Although there were numerous merchants’ wives who kept journals, I have not posted any. Susan Lennan Hathorn is one such wife. In 1854, at the age of twenty-four, after growing up in a small farming community known as Richmond in central Maine, she married (Sept. 20, 1854) a sea-captain named Joseph S. Hathorn (referred to as “Jode” in Susan’s diary). She set out on her first ocean voyage aboard the J.J. Hathorn to a foreign country and would give birth to her first child, a daughter, in November 1855. Although Susan was a country-girl, she was well-educated and before marrying had attended and graduated from Mount Holyoke Female Seminary.

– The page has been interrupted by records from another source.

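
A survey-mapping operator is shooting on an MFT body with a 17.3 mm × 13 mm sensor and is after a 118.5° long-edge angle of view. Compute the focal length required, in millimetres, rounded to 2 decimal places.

From α = 2·arctan(w/2f) we get f = w / (2·tan(α/2)).
With w = 17.3 mm and α/2 = 59.25°, tan(α/2) ≈ 1.68085, so f ≈ 17.3 / 3.36170 ≈ 5.1462 mm.

5.15 mm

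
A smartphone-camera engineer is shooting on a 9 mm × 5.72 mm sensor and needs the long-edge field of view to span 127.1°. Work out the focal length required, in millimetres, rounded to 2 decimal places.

From α = 2·arctan(w/2f) we get f = w / (2·tan(α/2)).
With w = 9 mm and α/2 = 63.55°, tan(α/2) ≈ 2.01008, so f ≈ 9 / 4.02016 ≈ 2.2387 mm.

2.24 mm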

However, unlike our whaling wives, there are no specific dated entries, only general ones for each o f the twelve months, beginning with January 1855.  Although she did keep a careful account of how she spent her time each day. On March 19 she ‘braided rags for rug’ and sewed a ‘Mat’; March 20 she sewed ‘Mat’; March 23 and 24 she noted she sewed ‘Mat’, ‘Orange Peel quilt piecing’, and ‘back to sleeve’.

Her journal entry below was dated for March 21, 22, and 23 of 1855:

Today has been pleasant. This morning there were five sails [ships] in sight – a Barque, two brigs and a schooner….The hills of Cuba cane be seen. The vessels we saw this morning are quite near us — one is the Clarissa from Trinidad.  

Blows fresh this  morning. Land of Cuba can be seen but very indistinctly. Our yesterday’s company still in sight, except the large ship.  

The wind continued through the night, and we have made a great run for this place. Long. 80″56; — Lat. by Sumner’s method, 23″30′ at 8 A.M.  At eleven o’clock, could see land — at 12, made Salt Cay, and took our departure therefrom, tacking ship, and steering to the westward. [The day before, or March 20 their coordinates were recorded as Morning 22.56 (Lat.) and 85.28 (Long.); 12:00, latitude was 22.58 and no longitude recorded].